20. Hukuk Dairesi 2015/3624 E. , 2015/2551 K.
"İçtihat Metni"MAHKEMESİ :Asliye Hukuk Mahkemesi
Taraflar arasındaki davanın yapılan duruşması sonunda kurulan hükmün Yargıtayca incelenmesi davacı ... tarafından istenilmekle, süresinde olduğu anlaşılan temyiz dilekçesinin kabulüne karar verildikten sonra dosya incelendi, gereği düşünüldü:
K A R A R
... İli,... İlçesi,... Köyü 103 ada 1 ve 101 ada 1 parsel sayılı taşınmazlar, orman niteliğiyle...adına tapuda kayıtlıdır.

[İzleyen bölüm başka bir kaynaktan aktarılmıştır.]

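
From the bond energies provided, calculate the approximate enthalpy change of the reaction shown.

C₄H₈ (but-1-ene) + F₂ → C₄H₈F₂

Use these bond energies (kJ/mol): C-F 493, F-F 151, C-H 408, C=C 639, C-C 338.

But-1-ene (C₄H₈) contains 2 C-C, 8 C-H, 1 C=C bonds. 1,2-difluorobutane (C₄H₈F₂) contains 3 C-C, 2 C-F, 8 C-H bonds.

Bonds broken (reactants):
  C-C: 2 × 338 = 676
  C-H: 8 × 408 = 3264
  C=C: 1 × 639 = 639
  F-F: 1 × 151 = 151
  Σ(broken) = 4730 kJ
Bonds formed (products):
  C-C: 3 × 338 = 1014
  C-F: 2 × 493 = 986
  C-H: 8 × 408 = 3264
  Σ(formed) = 5264 kJ
ΔH = Σ(broken) − Σ(formed) = 4730 − 5264 = −534 kJ

ΔH ≈ −534 kJ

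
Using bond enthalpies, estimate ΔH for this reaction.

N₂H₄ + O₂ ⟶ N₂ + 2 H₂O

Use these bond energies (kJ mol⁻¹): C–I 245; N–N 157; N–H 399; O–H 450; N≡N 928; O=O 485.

Bonds broken (reactants):
  N–H: 4 × 399 = 1596
  N–N: 1 × 157 = 157
  O=O: 1 × 485 = 485
  Σ(broken) = 2238 kJ
Bonds formed (products):
  N≡N: 1 × 928 = 928
  O–H: 4 × 450 = 1800
  Σ(formed) = 2728 kJ
ΔH = Σ(broken) − Σ(formed) = 2238 − 2728 = −490 kJ

ΔH ≈ −490 kJ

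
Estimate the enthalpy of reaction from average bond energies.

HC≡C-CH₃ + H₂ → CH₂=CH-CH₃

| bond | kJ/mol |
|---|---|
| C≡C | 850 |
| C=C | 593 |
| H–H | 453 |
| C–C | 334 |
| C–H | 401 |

ΔH ≈ −92 kJ

Bonds broken (reactants):
  C≡C: 1 × 850 = 850
  C–C: 1 × 334 = 334
  C–H: 4 × 401 = 1604
  H–H: 1 × 453 = 453
  Σ(broken) = 3241 kJ
Bonds formed (products):
  C–C: 1 × 334 = 334
  C–H: 6 × 401 = 2406
  C=C: 1 × 593 = 593
  Σ(formed) = 3333 kJ
ΔH = Σ(broken) − Σ(formed) = 3241 − 3333 = −92 kJ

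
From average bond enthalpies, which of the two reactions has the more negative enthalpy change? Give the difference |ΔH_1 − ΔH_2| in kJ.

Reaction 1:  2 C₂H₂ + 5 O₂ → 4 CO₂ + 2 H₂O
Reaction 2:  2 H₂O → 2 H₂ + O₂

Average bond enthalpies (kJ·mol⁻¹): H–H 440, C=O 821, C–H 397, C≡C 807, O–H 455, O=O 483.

Reaction 1:
  Bonds broken (reactants):
    C≡C: 2 × 807 = 1614
    C–H: 4 × 397 = 1588
    O=O: 5 × 483 = 2415
    Σ(broken) = 5617 kJ
  Bonds formed (products):
    C=O: 8 × 821 = 6568
    O–H: 4 × 455 = 1820
    Σ(formed) = 8388 kJ
  ΔH_1 = 5617 − 8388 = −2771 kJ
Reaction 2:
  Bonds broken (reactants):
    O–H: 4 × 455 = 1820
    Σ(broken) = 1820 kJ
  Bonds formed (products):
    H–H: 2 × 440 = 880
    O=O: 1 × 483 = 483
    Σ(formed) = 1363 kJ
  ΔH_2 = 1820 − 1363 = +457 kJ
ΔH_1 − ΔH_2 = −3228 kJ, so reaction 1 has the more negative ΔH; |ΔH_1 − ΔH_2| = 3228 kJ.

Reaction 1, by 3228 kJ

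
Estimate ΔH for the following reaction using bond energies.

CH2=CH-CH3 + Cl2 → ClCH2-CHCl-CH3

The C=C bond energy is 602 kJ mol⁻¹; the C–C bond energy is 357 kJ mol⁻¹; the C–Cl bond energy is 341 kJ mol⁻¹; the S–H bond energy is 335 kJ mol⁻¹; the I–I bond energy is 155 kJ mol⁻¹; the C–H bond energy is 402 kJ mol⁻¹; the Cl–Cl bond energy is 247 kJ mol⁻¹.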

Davacı vekili, yaklaşık 120 yıldır müvekkili ve ailesinin kullanımında olan taşınmazların çekişmeli taşınmazlar içerisinde bırakıldığını iddia ederek taşınmazların müvekkiline ait kısımlarının...adına olan tapu kaydının iptali ile müvekkili adına tesciline karar verilmesini talep etmiştir.
Mahkemece, davanın reddine karar verilmiş, hüküm davacı tarafından temyiz edilmiştir.
Dava, tapu iptali ve tescil istemine ilişkindir.
Yörede 2006 yılında 3402 sayılı Kanunun 4. maddesine göre yapılıp kesinleşen orman kadastrosu bulunmaktadır.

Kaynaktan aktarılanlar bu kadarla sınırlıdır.